S... happen...don´t worry, shouldn´t be any problem!


----------



## JesseD (Mar 26, 2003)

not "normal", but he should be okay

what else do you have in with your tern?


----------



## X-D-X (Jul 3, 2003)

i have 4 other in with 1 eyed willy lol!!


----------



## Death in #'s (Apr 29, 2003)

who else has a one eyed piranha ??????????


----------



## RhomZilla (Feb 12, 2003)

Judazzz has one..

I had one too, gave it to flexxxn.
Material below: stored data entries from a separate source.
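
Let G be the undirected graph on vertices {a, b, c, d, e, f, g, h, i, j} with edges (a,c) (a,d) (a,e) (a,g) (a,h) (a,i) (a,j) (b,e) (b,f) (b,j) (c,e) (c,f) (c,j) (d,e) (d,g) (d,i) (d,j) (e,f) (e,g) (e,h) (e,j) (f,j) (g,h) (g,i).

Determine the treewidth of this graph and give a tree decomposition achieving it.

Every bag has size at most 4, so the width is 4 − 1 = 3 and tw(G) ≤ 3. On the other hand G contains the 4-clique {a, d, e, g}. A clique must lie in a single bag of any decomposition, so no decomposition can have width below 3. Therefore the treewidth is 3.

Treewidth 3.
Bags: B1 = {a, c, e, j}  B2 = {a, d, e, j}  B3 = {c, e, f, j}  B4 = {a, d, e, g}  B5 = {a, d, g, i}  B6 = {a, e, g, h}  B7 = {b, e, f, j}
Tree: B1–B2, B1–B3, B2–B4, B4–B5, B4–B6, B3–B7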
Soon as they get accustomed to their new disability, they often shoal just like the rest.


----------



## EMJAY (Feb 27, 2003)

i had 2, one learned to live with just one eye, the other didn't adapt, so now i have only one rbp with one eye, hes the biggest in thte tank, and dominint one


----------



## DiXoN (Jan 31, 2003)

i have a one eyed red since last week but did have a one eyed red with the first batch of p's i had he also had the best personality of any p i'v owned
dixon


----------



## X-D-X (Jul 3, 2003)

Kewl!!


----------